Many examples of “degenerate formalism” were described in Ćwik (1984). This label, used by Krygowska and her followers, was unfortunate for two reasons. One is that the word “degenerate” connotes either becoming worse, lower in quality (but those students had never been good in algebraic transformations) or a low standard of behavior, depraved. Research by Agnieszka Demby has vividly shown another reason why such a label is not adequate. Such errors are a common feature in the initial period of algebraic experience of most students in grades 7 and 8. Moreover, she distinguished between (a) haphazard, ad hoc, non-consistent quasi-rules of certain groups of students, and (b) incorrect but consistent procedures of many other students in her study. Errors of either group looked much the same, but systematic inquiry showed essential differences in their thinking. Most students from the latter group made progress and later qualified for a higher level, whereas students at the quasi-rule level were likely to remain at a low level (Demby 1997). In Poland, the term “degenerate formalism” is still associated with Krygowska.

Krygowska regarded sets as a basis for mathematics education at both the primary and secondary levels. Later, however, she used to say that although sets themselves are not so important, they do provide a very effective language in geometry. In this context, a particularly interesting story was related by Papy. The students in a class were told to draw a square on paper and draw lines cutting the square into four identical parts. While the class was active with this task, one boy, particularly good in mathematics, did not follow the group, sat and thought. The intrigued teacher asked him and was astonished by the answer: “Only we two in this room know that such a cut is not possible.” He explained that a point on the cutting line may go to one part only and parts will not be identical (Papy 1971).
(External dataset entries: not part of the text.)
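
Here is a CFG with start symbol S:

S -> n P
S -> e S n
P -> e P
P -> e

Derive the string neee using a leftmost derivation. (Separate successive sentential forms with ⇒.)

S ⇒ nP ⇒ neP ⇒ neeP ⇒ neee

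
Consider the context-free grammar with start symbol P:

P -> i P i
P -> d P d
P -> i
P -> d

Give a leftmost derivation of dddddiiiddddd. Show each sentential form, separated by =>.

P => dPd   [P -> d P d]
dPd => ddPdd   [P -> d P d]
ddPdd => dddPddd   [P -> d P d]
dddPddd => ddddPdddd   [P -> d P d]
ddddPdddd => dddddPddddd   [P -> d P d]
dddddPddddd => dddddiPiddddd   [P -> i P i]
dddddiPiddddd => dddddiiiddddd   [P -> i]

P=>dPd=>ddPdd=>dddPddd=>ddddPdddd=>dddddPddddd=>dddddiPiddddd=>dddddiiiddddd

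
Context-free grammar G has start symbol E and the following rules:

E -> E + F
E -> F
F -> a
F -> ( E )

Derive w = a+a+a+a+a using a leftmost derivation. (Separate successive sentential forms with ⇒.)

E ⇒ E+F   [E -> E + F]
E+F ⇒ E+F+F   [E -> E + F]
E+F+F ⇒ E+F+F+F   [E -> E + F]
E+F+F+F ⇒ E+F+F+F+F   [E -> E + F]
E+F+F+F+F ⇒ F+F+F+F+F   [E -> F]
F+F+F+F+F ⇒ a+F+F+F+F   [F -> a]
a+F+F+F+F ⇒ a+a+F+F+F   [F -> a]
a+a+F+F+F ⇒ a+a+a+F+F   [F -> a]
a+a+a+F+F ⇒ a+a+a+a+F   [F -> a]
a+a+a+a+F ⇒ a+a+a+a+a   [F -> a]

E ⇒ E+F ⇒ E+F+F ⇒ E+F+F+F ⇒ E+F+F+F+F ⇒ F+F+F+F+F ⇒ a+F+F+F+F ⇒ a+a+F+F+F ⇒ a+a+a+F+F ⇒ a+a+a+a+F ⇒ a+a+a+a+a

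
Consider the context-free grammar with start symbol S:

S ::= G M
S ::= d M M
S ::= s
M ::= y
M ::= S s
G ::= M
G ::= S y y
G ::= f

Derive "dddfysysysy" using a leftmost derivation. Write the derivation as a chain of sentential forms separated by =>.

S=>dMM=>dSsM=>ddMMsM=>ddSsMsM=>dddMMsMsM=>dddSsMsMsM=>dddGMsMsMsM=>dddfMsMsMsM=>dddfysMsMsM=>dddfysysMsM=>dddfysysysM=>dddfysysysy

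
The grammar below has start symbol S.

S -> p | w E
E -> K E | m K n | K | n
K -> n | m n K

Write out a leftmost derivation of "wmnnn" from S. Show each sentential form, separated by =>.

S => wE   [S -> w E]
wE => wKE   [E -> K E]
wKE => wmnKE   [K -> m n K]
wmnKE => wmnnE   [K -> n]
wmnnE => wmnnn   [E -> n]

S => wE => wKE => wmnKE => wmnnE => wmnnn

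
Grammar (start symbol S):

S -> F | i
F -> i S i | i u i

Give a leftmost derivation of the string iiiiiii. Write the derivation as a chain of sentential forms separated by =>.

S=>F=>iSi=>iFi=>iiSii=>iiFii=>iiiSiii=>iiiiiii

S => F   [S -> F]
F => iSi   [F -> i S i]
iSi => iFi   [S -> F]
iFi => iiSii   [F -> i S i]
iiSii => iiFii   [S -> F]
iiFii => iiiSiii   [F -> i S i]
iiiSiii => iiiiiii   [S -> i]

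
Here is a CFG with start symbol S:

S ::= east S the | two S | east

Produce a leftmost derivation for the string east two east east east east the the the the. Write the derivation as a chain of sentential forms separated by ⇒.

S ⇒ east S the ⇒ east two S the ⇒ east two east S the the ⇒ east two east east S the the the ⇒ east two east east east S the the the the ⇒ east two east east east east the the the the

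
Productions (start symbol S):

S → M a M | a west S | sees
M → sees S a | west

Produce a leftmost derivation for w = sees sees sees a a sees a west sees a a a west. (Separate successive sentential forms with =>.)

S => M a M => sees S a a M => sees M a M a a M => sees sees S a a M a a M => sees sees sees a a M a a M => sees sees sees a a sees S a a a M => sees sees sees a a sees a west S a a a M => sees sees sees a a sees a west sees a a a M => sees sees sees a a sees a west sees a a a west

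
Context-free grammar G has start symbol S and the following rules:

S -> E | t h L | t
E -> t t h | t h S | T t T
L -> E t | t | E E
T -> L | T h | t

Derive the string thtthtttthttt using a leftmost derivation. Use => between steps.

S => thL => thEE => thtthE => thtthTtT => thtthLtT => thtthttT => thtthttL => thtthttEE => thtthtttthE => thtthtttthTtT => thtthtttthttT => thtthtttthttt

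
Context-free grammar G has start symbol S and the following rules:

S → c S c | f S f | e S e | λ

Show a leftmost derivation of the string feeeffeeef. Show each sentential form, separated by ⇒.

S⇒fSf⇒feSef⇒feeSeef⇒feeeSeeef⇒feeefSfeeef⇒feeeffeeef

S ⇒ fSf   [S → f S f]
fSf ⇒ feSef   [S → e S e]
feSef ⇒ feeSeef   [S → e S e]
feeSeef ⇒ feeeSeeef   [S → e S e]
feeeSeeef ⇒ feeefSfeeef   [S → f S f]
feeefSfeeef ⇒ feeeffeeef   [S → λ]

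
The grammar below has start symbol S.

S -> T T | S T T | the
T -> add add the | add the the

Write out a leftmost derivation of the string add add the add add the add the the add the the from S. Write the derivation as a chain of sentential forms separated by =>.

S => S T T   [S -> S T T]
S T T => T T T T   [S -> T T]
T T T T => add add the T T T   [T -> add add the]
add add the T T T => add add the add add the T T   [T -> add add the]
add add the add add the T T => add add the add add the add the the T   [T -> add the the]
add add the add add the add the the T => add add the add add the add the the add the the   [T -> add the the]

S => S T T => T T T T => add add the T T T => add add the add add the T T => add add the add add the add the the T => add add the add add the add the the add the the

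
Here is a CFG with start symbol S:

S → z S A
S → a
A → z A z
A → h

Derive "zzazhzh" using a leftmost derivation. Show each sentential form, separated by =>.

S=>zSA=>zzSAA=>zzaAA=>zzazAzA=>zzazhzA=>zzazhzh

S => zSA   [S → z S A]
zSA => zzSAA   [S → z S A]
zzSAA => zzaAA   [S → a]
zzaAA => zzazAzA   [A → z A z]
zzazAzA => zzazhzA   [A → h]
zzazhzA => zzazhzh   [A → h]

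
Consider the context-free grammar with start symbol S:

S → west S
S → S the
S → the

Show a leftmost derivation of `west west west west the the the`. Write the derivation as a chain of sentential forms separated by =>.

S => S the => west S the => west S the the => west west S the the => west west west S the the => west west west west S the the => west west west west the the the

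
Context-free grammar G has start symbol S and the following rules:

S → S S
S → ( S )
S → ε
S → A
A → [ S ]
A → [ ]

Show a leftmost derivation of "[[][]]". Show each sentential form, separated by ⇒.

S ⇒ A ⇒ [S] ⇒ [SS] ⇒ [SSS] ⇒ [ASS] ⇒ [[]SS] ⇒ [[]AS] ⇒ [[][]S] ⇒ [[][]]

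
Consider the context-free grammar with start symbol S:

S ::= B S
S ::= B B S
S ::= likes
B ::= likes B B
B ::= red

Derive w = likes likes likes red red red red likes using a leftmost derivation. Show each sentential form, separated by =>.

S => B S => likes B B S => likes likes B B B S => likes likes likes B B B B S => likes likes likes red B B B S => likes likes likes red red B B S => likes likes likes red red red B S => likes likes likes red red red red S => likes likes likes red red red red likes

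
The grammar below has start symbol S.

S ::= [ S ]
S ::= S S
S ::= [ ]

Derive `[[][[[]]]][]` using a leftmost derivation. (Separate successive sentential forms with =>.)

S=>SS=>[S]S=>[SS]S=>[[]S]S=>[[][S]]S=>[[][[S]]]S=>[[][[[]]]]S=>[[][[[]]]][]

S => SS   [S ::= S S]
SS => [S]S   [S ::= [ S ]]
[S]S => [SS]S   [S ::= S S]
[SS]S => [[]S]S   [S ::= [ ]]
[[]S]S => [[][S]]S   [S ::= [ S ]]
[[][S]]S => [[][[S]]]S   [S ::= [ S ]]
[[][[S]]]S => [[][[[]]]]S   [S ::= [ ]]
[[][[[]]]]S => [[][[[]]]][]   [S ::= [ ]]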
Papy told this story as an argument for introducing sets early, already in primary education. In fact, just the opposite should be inferred: A consistent use of sets in elementary geometry may pose unexpected difficulties. Precise set-theoretical language fails to describe adequately a most simple Euclidean operation: Dividing a square into four congruent squares! Indeed, the point at the center can be assigned to only one of the four squares.¹⁸ In the language of sets one cannot even deal with Euclid’s Proposition 10: To cut a given finite straight-line in half; indeed, the middle point of the given segment can be assigned to only one of the halves¹⁹. Thus, if one accepts that the whole of mathematics must be expressed in terms of set theory only, the famous Dieudonné’s statement “A bas Euclide!” [“Down with Euclid!”]²⁰ is a definite consequence.